Monday, 4 April 2022

R.J. Lambert : part one

R.J. Lambert (he, him, his) is a queer writer and writing teacher in Charleston, SC. He survived the 1999 Columbine High School shootings and has since published and presented on the ways communities and individuals respond to crises through writing. He was chosen by Kaveh Akbar to receive the 2021 Patricia Cleary Miller Award for Poetry from New Letters and is currently nominated for a Pushcart Prize by The Worcester Review. His debut poetry collection, Mind Lit in Neon, is newly available from Finishing Line Press. Tweet him @SoyRJ.
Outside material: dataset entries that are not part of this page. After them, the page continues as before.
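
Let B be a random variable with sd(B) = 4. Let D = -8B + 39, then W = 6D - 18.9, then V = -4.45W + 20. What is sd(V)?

sd(V) = 854.4

sd(D) = |-8|·4 = 32.
sd(W) = |6|·32 = 192.
sd(V) = |-4.45|·192 = 854.4.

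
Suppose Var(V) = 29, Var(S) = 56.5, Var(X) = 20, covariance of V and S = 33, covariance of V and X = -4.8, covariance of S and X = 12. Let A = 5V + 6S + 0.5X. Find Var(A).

Var(A) = a²·Var(V) + b²·Var(S) + c²·Var(X) + 2ab·covariance of V and S + 2ac·covariance of V and X + 2bc·covariance of S and X, with a = 5, b = 6, c = 0.5.
= 725 + 2034 + 5 + 1980 + (-24) + 72
= 4792.

Var(A) = 4792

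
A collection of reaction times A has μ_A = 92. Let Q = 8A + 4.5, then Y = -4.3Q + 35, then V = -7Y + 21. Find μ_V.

μ_V = 22065.05

μ_Q = 8·92 + 4.5 = 740.5.
μ_Y = (-4.3)·740.5 + 35 = -3149.15.
μ_V = (-7)·(-3149.15) + 21 = 22065.05.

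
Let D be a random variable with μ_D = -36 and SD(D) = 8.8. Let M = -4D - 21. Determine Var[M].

Var[M] = 1239.04

M = -4D - 21 is linear with a = -4, b = -21.
Var[D] = 8.8² = 77.44.
Var[M] = a²·Var[D] = (-4)²·77.44 = 1239.04 (the additive constant -21 does not affect variance).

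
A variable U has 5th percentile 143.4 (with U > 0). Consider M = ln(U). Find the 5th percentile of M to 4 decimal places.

ln(U) is increasing, so P_{5}(M) = g(P_{5}(U)) ≈ 4.9656.

5th percentile of M = 4.9656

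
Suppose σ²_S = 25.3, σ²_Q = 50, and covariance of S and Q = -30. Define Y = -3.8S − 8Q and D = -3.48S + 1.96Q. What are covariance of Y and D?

covariance of Y and D = -1061.1928

By bilinearity, covariance of Y and D = ac·σ²_S + bd·σ²_Q + (ad+bc)·covariance of S and Q, with a=-3.8, b=-8, c=-3.48, d=1.96.
ac·σ²_S = (-3.8)·(-3.48)·25.3 = 334.5672
bd·σ²_Q = (-8)·1.96·50 = -784
(ad+bc)·covariance of S and Q = (20.392)·(-30) = -611.76
covariance of Y and D = 334.5672 + (-784) + (-611.76) = -1061.1928.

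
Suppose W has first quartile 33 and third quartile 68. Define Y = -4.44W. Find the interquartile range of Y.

IQR(Y) = 155.4

IQR of W = Q3 − Q1 = 68 − 33 = 35.
Under Y = aW + b, IQR(Y) = |a|·IQR(W) = |-4.44|·35 = 155.4 (shifts cancel; spread scales by |a|).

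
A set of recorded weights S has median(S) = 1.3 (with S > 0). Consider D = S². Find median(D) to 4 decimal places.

median(D) = 1.69

S² is monotone on this domain, so median(D) = square(1.3) = 1.69.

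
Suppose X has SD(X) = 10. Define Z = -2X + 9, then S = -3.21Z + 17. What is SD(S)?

SD(S) = 64.2

SD(Z) = |-2|·10 = 20.
SD(S) = |-3.21|·20 = 64.2.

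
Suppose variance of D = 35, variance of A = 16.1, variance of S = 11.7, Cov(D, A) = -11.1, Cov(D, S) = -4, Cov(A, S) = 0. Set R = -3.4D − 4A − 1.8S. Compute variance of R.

variance of R = a²·variance of D + b²·variance of A + c²·variance of S + 2ab·Cov(D, A) + 2ac·Cov(D, S) + 2bc·Cov(A, S), with a = -3.4, b = -4, c = -1.8.
= 404.6 + 257.6 + 37.908 + (-301.92) + (-48.96) + 0
= 349.228.

variance of R = 349.228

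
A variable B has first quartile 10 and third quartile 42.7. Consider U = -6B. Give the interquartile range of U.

IQR of B = Q3 − Q1 = 42.7 − 10 = 32.7.
Under U = aB + b, IQR(U) = |a|·IQR(B) = |-6|·32.7 = 196.2 (shifts cancel; spread scales by |a|).

IQR(U) = 196.2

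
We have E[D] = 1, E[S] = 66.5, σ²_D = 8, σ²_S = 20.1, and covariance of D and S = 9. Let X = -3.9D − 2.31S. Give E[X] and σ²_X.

E[X] = (-3.9)·E[D] + (-2.31)·E[S] = (-3.9)·1 + (-2.31)·66.5 = -157.515.
σ²_X = a²·σ²_D + b²·σ²_S + 2ab·covariance of D and S with a = -3.9, b = -2.31.
= (-3.9)²·8 + (-2.31)²·20.1 + 2·(-3.9)·(-2.31)·9
= 121.68 + 107.25561 + 162.162 = 391.09761.

E[X] = -157.515, σ²_X = 391.09761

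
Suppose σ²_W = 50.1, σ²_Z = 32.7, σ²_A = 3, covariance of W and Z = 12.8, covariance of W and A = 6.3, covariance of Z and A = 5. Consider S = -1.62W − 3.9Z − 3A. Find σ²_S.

σ²_S = a²·σ²_W + b²·σ²_Z + c²·σ²_A + 2ab·covariance of W and Z + 2ac·covariance of W and A + 2bc·covariance of Z and A, with a = -1.62, b = -3.9, c = -3.
= 131.48244 + 497.367 + 27 + 161.7408 + 61.236 + 117
= 995.82624.

σ²_S = 995.82624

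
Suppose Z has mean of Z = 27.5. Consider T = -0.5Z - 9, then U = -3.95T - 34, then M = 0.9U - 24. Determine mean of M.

mean of T = (-0.5)·27.5 + (-9) = -22.75.
mean of U = (-3.95)·(-22.75) + (-34) = 55.8625.
mean of M = 0.9·55.8625 + (-24) = 26.27625.

mean of M = 26.27625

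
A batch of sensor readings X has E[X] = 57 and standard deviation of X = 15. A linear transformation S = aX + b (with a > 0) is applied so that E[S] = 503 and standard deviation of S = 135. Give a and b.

standard deviation of S = a·standard deviation of X (a > 0), so a = 135/15 = 9.
E[S] = a·E[X] + b, so b = 503 − 9·57 = -10.

a = 9, b = -10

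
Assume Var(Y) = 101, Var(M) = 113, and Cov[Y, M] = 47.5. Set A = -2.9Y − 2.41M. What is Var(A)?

Var(A) = a²·Var(Y) + b²·Var(M) + 2ab·Cov[Y, M] with a = -2.9, b = -2.41.
= (-2.9)²·101 + (-2.41)²·113 + 2·(-2.9)·(-2.41)·47.5
= 849.41 + 656.3153 + 663.955 = 2169.6803.

Var(A) = 2169.6803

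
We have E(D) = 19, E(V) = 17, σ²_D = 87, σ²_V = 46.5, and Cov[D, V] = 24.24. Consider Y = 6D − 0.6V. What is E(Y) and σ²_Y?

E(Y) = 6·E(D) + (-0.6)·E(V) = 6·19 + (-0.6)·17 = 103.8.
σ²_Y = a²·σ²_D + b²·σ²_V + 2ab·Cov[D, V] with a = 6, b = -0.6.
= 6²·87 + (-0.6)²·46.5 + 2·6·(-0.6)·24.24
= 3132 + 16.74 + (-174.528) = 2974.212.

E(Y) = 103.8, σ²_Y = 2974.212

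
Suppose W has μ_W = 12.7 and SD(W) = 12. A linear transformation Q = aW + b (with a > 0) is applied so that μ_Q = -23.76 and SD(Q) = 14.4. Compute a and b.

a = 1.2, b = -39

SD(Q) = a·SD(W) (a > 0), so a = 14.4/12 = 1.2.
μ_Q = a·μ_W + b, so b = -23.76 − 1.2·12.7 = -39.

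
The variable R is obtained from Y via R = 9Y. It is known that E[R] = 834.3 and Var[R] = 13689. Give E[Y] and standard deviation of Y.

From R = 9Y: E[R] = a·E[Y] + b, so E[Y] = (E[R] − b)/a = (834.3 − 0)/9 = 92.7.
standard deviation of R = √13689 = 117.
standard deviation of R = |a|·standard deviation of Y, so standard deviation of Y = 117/|9| = 13.

E[Y] = 92.7, standard deviation of Y = 13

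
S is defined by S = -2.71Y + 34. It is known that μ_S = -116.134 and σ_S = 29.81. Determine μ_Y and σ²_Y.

μ_Y = 55.4, σ²_Y = 121

From S = -2.71Y + 34: μ_S = a·μ_Y + b, so μ_Y = (μ_S − b)/a = (-116.134 − 34)/(-2.71) = 55.4.
σ²_S = 29.81² = 888.6361.
σ²_S = a²·σ²_Y, so σ²_Y = 888.6361/(-2.71)² = 121.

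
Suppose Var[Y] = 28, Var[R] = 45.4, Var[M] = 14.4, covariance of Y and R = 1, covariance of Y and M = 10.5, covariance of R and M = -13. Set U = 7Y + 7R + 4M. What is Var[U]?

Var[U] = a²·Var[Y] + b²·Var[R] + c²·Var[M] + 2ab·covariance of Y and R + 2ac·covariance of Y and M + 2bc·covariance of R and M, with a = 7, b = 7, c = 4.
= 1372 + 2224.6 + 230.4 + 98 + 588 + (-728)
= 3785.

Var[U] = 3785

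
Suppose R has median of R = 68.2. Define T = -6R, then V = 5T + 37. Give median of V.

median of T = (-6)·68.2 = -409.2.
median of V = 5·(-409.2) + 37 = -2009.

median of V = -2009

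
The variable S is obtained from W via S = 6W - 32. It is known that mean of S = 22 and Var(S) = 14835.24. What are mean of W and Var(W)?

From S = 6W - 32: mean of S = a·mean of W + b, so mean of W = (mean of S − b)/a = (22 − (-32))/6 = 9.
Var(S) = a²·Var(W), so Var(W) = 14835.24/6² = 412.09.

mean of W = 9, Var(W) = 412.09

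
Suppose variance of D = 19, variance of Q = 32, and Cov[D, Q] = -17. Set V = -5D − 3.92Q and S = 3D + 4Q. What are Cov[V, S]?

By bilinearity, Cov[V, S] = ac·variance of D + bd·variance of Q + (ad+bc)·Cov[D, Q], with a=-5, b=-3.92, c=3, d=4.
ac·variance of D = (-5)·3·19 = -285
bd·variance of Q = (-3.92)·4·32 = -501.76
(ad+bc)·Cov[D, Q] = (-31.76)·(-17) = 539.92
Cov[V, S] = -285 + (-501.76) + 539.92 = -246.84.

Cov[V, S] = -246.84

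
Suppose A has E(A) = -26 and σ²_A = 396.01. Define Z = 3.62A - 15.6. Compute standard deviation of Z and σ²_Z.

standard deviation of Z = 72.038, σ²_Z = 5189.473444

Z = 3.62A - 15.6 is linear with a = 3.62, b = -15.6.
standard deviation of A = √396.01 = 19.9.
standard deviation of Z = |a|·standard deviation of A = |3.62|·19.9 = 72.038.
σ²_Z = a²·σ²_A = 3.62²·396.01 = 5189.473444 (the additive constant -15.6 does not affect variance).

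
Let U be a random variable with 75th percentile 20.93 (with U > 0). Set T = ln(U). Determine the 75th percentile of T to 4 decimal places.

ln(U) is increasing, so P_{75}(T) = g(P_{75}(U)) ≈ 3.0412.

75th percentile of T = 3.0412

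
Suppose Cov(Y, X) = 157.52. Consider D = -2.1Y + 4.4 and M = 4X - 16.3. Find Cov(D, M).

Cov(D, M) = -1323.168

Cov(D, M) = a·c·Cov(Y, X) = (-2.1)·4·157.52 = -1323.168. Additive constants drop out.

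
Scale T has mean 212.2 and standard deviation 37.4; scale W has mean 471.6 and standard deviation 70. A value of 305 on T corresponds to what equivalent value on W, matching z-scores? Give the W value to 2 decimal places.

W = 645.29

z = (305 − 212.2)/37.4 ≈ 2.4813.
W = 471.6 + z·70 = 471.6 + (305 − 212.2)·70/37.4 ≈ 645.29.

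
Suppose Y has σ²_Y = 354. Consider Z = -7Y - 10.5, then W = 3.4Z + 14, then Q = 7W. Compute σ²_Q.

σ²_Q = 9825468.24

σ²_Z = (-7)²·354 = 17346.
σ²_W = 3.4²·17346 = 200519.76.
σ²_Q = 7²·200519.76 = 9825468.24.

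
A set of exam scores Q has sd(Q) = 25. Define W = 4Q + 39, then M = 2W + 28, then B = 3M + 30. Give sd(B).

sd(B) = 600

sd(W) = |4|·25 = 100.
sd(M) = |2|·100 = 200.
sd(B) = |3|·200 = 600.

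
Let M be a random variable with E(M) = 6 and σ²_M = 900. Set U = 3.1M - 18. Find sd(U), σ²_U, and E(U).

U = 3.1M - 18 is linear with a = 3.1, b = -18.
sd(M) = √900 = 30.
sd(U) = |a|·sd(M) = |3.1|·30 = 93.
σ²_U = a²·σ²_M = 3.1²·900 = 8649 (the additive constant -18 does not affect variance).
E(U) = a·E(M) + b = 3.1·6 + (-18) = 0.6.

sd(U) = 93, σ²_U = 8649, E(U) = 0.6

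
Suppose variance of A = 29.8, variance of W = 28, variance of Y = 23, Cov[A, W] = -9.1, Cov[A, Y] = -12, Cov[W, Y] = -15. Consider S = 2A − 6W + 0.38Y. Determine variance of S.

variance of S = a²·variance of A + b²·variance of W + c²·variance of Y + 2ab·Cov[A, W] + 2ac·Cov[A, Y] + 2bc·Cov[W, Y], with a = 2, b = -6, c = 0.38.
= 119.2 + 1008 + 3.3212 + 218.4 + (-18.24) + 68.4
= 1399.0812.

variance of S = 1399.0812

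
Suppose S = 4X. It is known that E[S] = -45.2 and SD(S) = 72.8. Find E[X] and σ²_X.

E[X] = -11.3, σ²_X = 331.24

From S = 4X: E[S] = a·E[X] + b, so E[X] = (E[S] − b)/a = (-45.2 − 0)/4 = -11.3.
σ²_S = 72.8² = 5299.84.
σ²_S = a²·σ²_X, so σ²_X = 5299.84/4² = 331.24.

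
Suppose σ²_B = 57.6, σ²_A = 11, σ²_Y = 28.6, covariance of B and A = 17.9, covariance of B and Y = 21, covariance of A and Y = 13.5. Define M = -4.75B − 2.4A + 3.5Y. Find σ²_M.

σ²_M = a²·σ²_B + b²·σ²_A + c²·σ²_Y + 2ab·covariance of B and A + 2ac·covariance of B and Y + 2bc·covariance of A and Y, with a = -4.75, b = -2.4, c = 3.5.
= 1299.6 + 63.36 + 350.35 + 408.12 + (-698.25) + (-226.8)
= 1196.38.

σ²_M = 1196.38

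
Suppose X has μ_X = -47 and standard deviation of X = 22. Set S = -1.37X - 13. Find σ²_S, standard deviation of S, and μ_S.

S = -1.37X - 13 is linear with a = -1.37, b = -13.
σ²_X = 22² = 484.
σ²_S = a²·σ²_X = (-1.37)²·484 = 908.4196 (the additive constant -13 does not affect variance).
standard deviation of S = |a|·standard deviation of X = |-1.37|·22 = 30.14.
μ_S = a·μ_X + b = (-1.37)·(-47) + (-13) = 51.39.

σ²_S = 908.4196, standard deviation of S = 30.14, μ_S = 51.39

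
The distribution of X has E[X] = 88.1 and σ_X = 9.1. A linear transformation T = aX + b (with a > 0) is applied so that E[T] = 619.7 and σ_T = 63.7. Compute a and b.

σ_T = a·σ_X (a > 0), so a = 63.7/9.1 = 7.
E[T] = a·E[X] + b, so b = 619.7 − 7·88.1 = 3.

a = 7, b = 3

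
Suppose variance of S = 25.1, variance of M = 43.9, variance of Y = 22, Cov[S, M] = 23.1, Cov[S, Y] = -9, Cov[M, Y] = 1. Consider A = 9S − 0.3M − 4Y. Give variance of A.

variance of A = 2914.711

variance of A = a²·variance of S + b²·variance of M + c²·variance of Y + 2ab·Cov[S, M] + 2ac·Cov[S, Y] + 2bc·Cov[M, Y], with a = 9, b = -0.3, c = -4.
= 2033.1 + 3.951 + 352 + (-124.74) + 648 + 2.4
= 2914.711.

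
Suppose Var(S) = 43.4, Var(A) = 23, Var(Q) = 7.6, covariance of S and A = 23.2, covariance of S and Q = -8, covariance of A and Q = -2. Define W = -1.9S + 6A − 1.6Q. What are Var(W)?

Var(W) = 464.93

Var(W) = a²·Var(S) + b²·Var(A) + c²·Var(Q) + 2ab·covariance of S and A + 2ac·covariance of S and Q + 2bc·covariance of A and Q, with a = -1.9, b = 6, c = -1.6.
= 156.674 + 828 + 19.456 + (-528.96) + (-48.64) + 38.4
= 464.93.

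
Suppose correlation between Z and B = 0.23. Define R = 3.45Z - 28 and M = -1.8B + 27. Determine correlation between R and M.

Linear rescalings preserve |correlation|; the slopes 3.45 and -1.8 have opposite signs, so the correlation flips sign: correlation between R and M = −correlation between Z and B = -0.23.

correlation between R and M = -0.23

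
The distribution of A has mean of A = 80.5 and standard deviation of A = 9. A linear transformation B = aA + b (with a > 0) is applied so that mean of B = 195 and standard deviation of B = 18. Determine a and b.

a = 2, b = 34

standard deviation of B = a·standard deviation of A (a > 0), so a = 18/9 = 2.
mean of B = a·mean of A + b, so b = 195 − 2·80.5 = 34.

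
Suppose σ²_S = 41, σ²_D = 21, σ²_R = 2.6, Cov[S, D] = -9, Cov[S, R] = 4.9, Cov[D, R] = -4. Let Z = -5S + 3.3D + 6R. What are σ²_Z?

σ²_Z = a²·σ²_S + b²·σ²_D + c²·σ²_R + 2ab·Cov[S, D] + 2ac·Cov[S, R] + 2bc·Cov[D, R], with a = -5, b = 3.3, c = 6.
= 1025 + 228.69 + 93.6 + 297 + (-294) + (-158.4)
= 1191.89.

σ²_Z = 1191.89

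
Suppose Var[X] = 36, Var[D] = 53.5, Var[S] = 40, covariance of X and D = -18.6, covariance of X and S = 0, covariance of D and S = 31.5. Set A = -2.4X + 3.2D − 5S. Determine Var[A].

Var[A] = 1032.896

Var[A] = a²·Var[X] + b²·Var[D] + c²·Var[S] + 2ab·covariance of X and D + 2ac·covariance of X and S + 2bc·covariance of D and S, with a = -2.4, b = 3.2, c = -5.
= 207.36 + 547.84 + 1000 + 285.696 + 0 + (-1008)
= 1032.896.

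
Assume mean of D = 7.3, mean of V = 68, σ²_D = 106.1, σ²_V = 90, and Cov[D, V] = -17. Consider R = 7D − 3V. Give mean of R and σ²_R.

mean of R = -152.9, σ²_R = 6722.9

mean of R = 7·mean of D + (-3)·mean of V = 7·7.3 + (-3)·68 = -152.9.
σ²_R = a²·σ²_D + b²·σ²_V + 2ab·Cov[D, V] with a = 7, b = -3.
= 7²·106.1 + (-3)²·90 + 2·7·(-3)·(-17)
= 5198.9 + 810 + 714 = 6722.9.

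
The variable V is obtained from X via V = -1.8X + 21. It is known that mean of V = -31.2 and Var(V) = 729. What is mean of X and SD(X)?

mean of X = 29, SD(X) = 15

From V = -1.8X + 21: mean of V = a·mean of X + b, so mean of X = (mean of V − b)/a = (-31.2 − 21)/(-1.8) = 29.
SD(V) = √729 = 27.
SD(V) = |a|·SD(X), so SD(X) = 27/|-1.8| = 15.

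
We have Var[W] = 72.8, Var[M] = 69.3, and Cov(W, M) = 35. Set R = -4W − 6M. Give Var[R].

Var[R] = a²·Var[W] + b²·Var[M] + 2ab·Cov(W, M) with a = -4, b = -6.
= (-4)²·72.8 + (-6)²·69.3 + 2·(-4)·(-6)·35
= 1164.8 + 2494.8 + 1680 = 5339.6.

Var[R] = 5339.6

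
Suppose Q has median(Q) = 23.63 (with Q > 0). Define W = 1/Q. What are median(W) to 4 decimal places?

median(W) = 0.0423

1/Q is monotone on this domain, so median(W) = 1/(23.63) ≈ 0.0423.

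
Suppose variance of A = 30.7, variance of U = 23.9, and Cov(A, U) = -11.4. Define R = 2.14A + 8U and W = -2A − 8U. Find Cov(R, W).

Cov(R, W) = -1283.428

By bilinearity, Cov(R, W) = ac·variance of A + bd·variance of U + (ad+bc)·Cov(A, U), with a=2.14, b=8, c=-2, d=-8.
ac·variance of A = 2.14·(-2)·30.7 = -131.396
bd·variance of U = 8·(-8)·23.9 = -1529.6
(ad+bc)·Cov(A, U) = (-33.12)·(-11.4) = 377.568
Cov(R, W) = -131.396 + (-1529.6) + 377.568 = -1283.428.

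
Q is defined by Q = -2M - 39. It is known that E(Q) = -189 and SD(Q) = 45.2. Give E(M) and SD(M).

From Q = -2M - 39: E(Q) = a·E(M) + b, so E(M) = (E(Q) − b)/a = (-189 − (-39))/(-2) = 75.
SD(Q) = |a|·SD(M), so SD(M) = 45.2/|-2| = 22.6.

E(M) = 75, SD(M) = 22.6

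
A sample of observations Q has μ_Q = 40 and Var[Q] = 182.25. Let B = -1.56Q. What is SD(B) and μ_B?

B = -1.56Q is linear with a = -1.56, b = 0.
SD(Q) = √182.25 = 13.5.
SD(B) = |a|·SD(Q) = |-1.56|·13.5 = 21.06.
μ_B = a·μ_Q + b = (-1.56)·40 = -62.4.

SD(B) = 21.06, μ_B = -62.4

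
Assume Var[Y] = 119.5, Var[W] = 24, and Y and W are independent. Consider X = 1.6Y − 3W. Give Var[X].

Var[X] = 521.92

Var[X] = a²·Var[Y] + b²·Var[W] + 2ab·Cov(Y, W) with a = 1.6, b = -3.
Independence gives Cov(Y, W) = 0.
= 1.6²·119.5 + (-3)²·24 + 2·1.6·(-3)·0
= 305.92 + 216 + 0 = 521.92.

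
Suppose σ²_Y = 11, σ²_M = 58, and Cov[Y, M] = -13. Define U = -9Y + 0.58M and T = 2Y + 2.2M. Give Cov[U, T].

By bilinearity, Cov[U, T] = ac·σ²_Y + bd·σ²_M + (ad+bc)·Cov[Y, M], with a=-9, b=0.58, c=2, d=2.2.
ac·σ²_Y = (-9)·2·11 = -198
bd·σ²_M = 0.58·2.2·58 = 74.008
(ad+bc)·Cov[Y, M] = (-18.64)·(-13) = 242.32
Cov[U, T] = -198 + 74.008 + 242.32 = 118.328.

Cov[U, T] = 118.328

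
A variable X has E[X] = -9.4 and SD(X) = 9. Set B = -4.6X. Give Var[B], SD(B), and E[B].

Var[B] = 1713.96, SD(B) = 41.4, E[B] = 43.24

B = -4.6X is linear with a = -4.6, b = 0.
Var[X] = 9² = 81.
Var[B] = a²·Var[X] = (-4.6)²·81 = 1713.96.
SD(B) = |a|·SD(X) = |-4.6|·9 = 41.4.
E[B] = a·E[X] + b = (-4.6)·(-9.4) = 43.24.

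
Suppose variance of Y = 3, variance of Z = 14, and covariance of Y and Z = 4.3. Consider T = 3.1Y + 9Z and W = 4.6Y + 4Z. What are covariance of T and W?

covariance of T and W = 778.12

By bilinearity, covariance of T and W = ac·variance of Y + bd·variance of Z + (ad+bc)·covariance of Y and Z, with a=3.1, b=9, c=4.6, d=4.
ac·variance of Y = 3.1·4.6·3 = 42.78
bd·variance of Z = 9·4·14 = 504
(ad+bc)·covariance of Y and Z = (53.8)·4.3 = 231.34
covariance of T and W = 42.78 + 504 + 231.34 = 778.12.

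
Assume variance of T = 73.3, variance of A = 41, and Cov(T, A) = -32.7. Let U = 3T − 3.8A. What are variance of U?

variance of U = 1997.3

variance of U = a²·variance of T + b²·variance of A + 2ab·Cov(T, A) with a = 3, b = -3.8.
= 3²·73.3 + (-3.8)²·41 + 2·3·(-3.8)·(-32.7)
= 659.7 + 592.04 + 745.56 = 1997.3.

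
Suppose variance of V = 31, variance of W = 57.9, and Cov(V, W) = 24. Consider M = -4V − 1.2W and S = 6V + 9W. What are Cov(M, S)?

Cov(M, S) = -2406.12

By bilinearity, Cov(M, S) = ac·variance of V + bd·variance of W + (ad+bc)·Cov(V, W), with a=-4, b=-1.2, c=6, d=9.
ac·variance of V = (-4)·6·31 = -744
bd·variance of W = (-1.2)·9·57.9 = -625.32
(ad+bc)·Cov(V, W) = (-43.2)·24 = -1036.8
Cov(M, S) = -744 + (-625.32) + (-1036.8) = -2406.12.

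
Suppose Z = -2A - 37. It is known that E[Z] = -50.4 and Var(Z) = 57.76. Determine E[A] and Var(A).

From Z = -2A - 37: E[Z] = a·E[A] + b, so E[A] = (E[Z] − b)/a = (-50.4 − (-37))/(-2) = 6.7.
Var(Z) = a²·Var(A), so Var(A) = 57.76/(-2)² = 14.44.

E[A] = 6.7, Var(A) = 14.44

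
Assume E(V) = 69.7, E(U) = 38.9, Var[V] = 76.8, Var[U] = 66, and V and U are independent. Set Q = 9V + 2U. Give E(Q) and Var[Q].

E(Q) = 9·E(V) + 2·E(U) = 9·69.7 + 2·38.9 = 705.1.
Var[Q] = a²·Var[V] + b²·Var[U] + 2ab·covariance of V and U with a = 9, b = 2.
Independence gives covariance of V and U = 0.
= 9²·76.8 + 2²·66 + 2·9·2·0
= 6220.8 + 264 + 0 = 6484.8.

E(Q) = 705.1, Var[Q] = 6484.8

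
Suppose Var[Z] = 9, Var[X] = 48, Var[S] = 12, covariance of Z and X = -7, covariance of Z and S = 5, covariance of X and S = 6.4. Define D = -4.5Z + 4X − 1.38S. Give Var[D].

Var[D] = 1216.5468

Var[D] = a²·Var[Z] + b²·Var[X] + c²·Var[S] + 2ab·covariance of Z and X + 2ac·covariance of Z and S + 2bc·covariance of X and S, with a = -4.5, b = 4, c = -1.38.
= 182.25 + 768 + 22.8528 + 252 + 62.1 + (-70.656)
= 1216.5468.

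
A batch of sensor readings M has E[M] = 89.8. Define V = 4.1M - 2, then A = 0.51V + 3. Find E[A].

E[V] = 4.1·89.8 + (-2) = 366.18.
E[A] = 0.51·366.18 + 3 = 189.7518.

E[A] = 189.7518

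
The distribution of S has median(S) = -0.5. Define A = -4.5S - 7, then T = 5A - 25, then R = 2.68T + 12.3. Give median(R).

median(A) = (-4.5)·(-0.5) + (-7) = -4.75.
median(T) = 5·(-4.75) + (-25) = -48.75.
median(R) = 2.68·(-48.75) + 12.3 = -118.35.

median(R) = -118.35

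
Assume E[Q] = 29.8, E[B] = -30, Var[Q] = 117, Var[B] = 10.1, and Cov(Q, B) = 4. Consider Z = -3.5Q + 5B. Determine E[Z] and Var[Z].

E[Z] = (-3.5)·E[Q] + 5·E[B] = (-3.5)·29.8 + 5·(-30) = -254.3.
Var[Z] = a²·Var[Q] + b²·Var[B] + 2ab·Cov(Q, B) with a = -3.5, b = 5.
= (-3.5)²·117 + 5²·10.1 + 2·(-3.5)·5·4
= 1433.25 + 252.5 + (-140) = 1545.75.

E[Z] = -254.3, Var[Z] = 1545.75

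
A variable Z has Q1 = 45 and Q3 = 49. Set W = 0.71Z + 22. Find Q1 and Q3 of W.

a = 0.71 > 0: Q1(W) = a·Q1(Z)+b = 53.95, Q3(W) = a·Q3(Z)+b = 56.79.

Q1(W) = 53.95, Q3(W) = 56.79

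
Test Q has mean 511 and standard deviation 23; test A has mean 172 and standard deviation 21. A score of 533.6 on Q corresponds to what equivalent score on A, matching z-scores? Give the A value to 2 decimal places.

A = 192.63

z = (533.6 − 511)/23 ≈ 0.9826.
A = 172 + z·21 = 172 + (533.6 − 511)·21/23 ≈ 192.63.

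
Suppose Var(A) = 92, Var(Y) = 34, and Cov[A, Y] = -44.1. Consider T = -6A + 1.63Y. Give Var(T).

Var(T) = 4264.9306

Var(T) = a²·Var(A) + b²·Var(Y) + 2ab·Cov[A, Y] with a = -6, b = 1.63.
= (-6)²·92 + 1.63²·34 + 2·(-6)·1.63·(-44.1)
= 3312 + 90.3346 + 862.596 = 4264.9306.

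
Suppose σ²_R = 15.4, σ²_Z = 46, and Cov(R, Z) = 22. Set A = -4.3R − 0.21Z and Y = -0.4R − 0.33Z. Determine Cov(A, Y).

Cov(A, Y) = 62.7418

By bilinearity, Cov(A, Y) = ac·σ²_R + bd·σ²_Z + (ad+bc)·Cov(R, Z), with a=-4.3, b=-0.21, c=-0.4, d=-0.33.
ac·σ²_R = (-4.3)·(-0.4)·15.4 = 26.488
bd·σ²_Z = (-0.21)·(-0.33)·46 = 3.1878
(ad+bc)·Cov(R, Z) = (1.503)·22 = 33.066
Cov(A, Y) = 26.488 + 3.1878 + 33.066 = 62.7418.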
How did you first engage with poetry?

A high school assignment directed me to comb the library for published poems and analyze 20 or so literary techniques like alliteration, metaphor, and simile. I was a TV child of the 80s/90s, and I procrastinated too long. I ended up writing half the poems myself, then “analyzed” my own use of the poetic devices alongside poems by the likes of Richard Wilbur and Elizabeth Bishop. The ego of it! I still keep this project in my box of school files, and while the topics I wrote about were understandably pedestrian, the technique holds up. So, came first out of necessity, and it still does, but it feels even more necessary now, and I am driven internally instead of checking someone else’s boxes.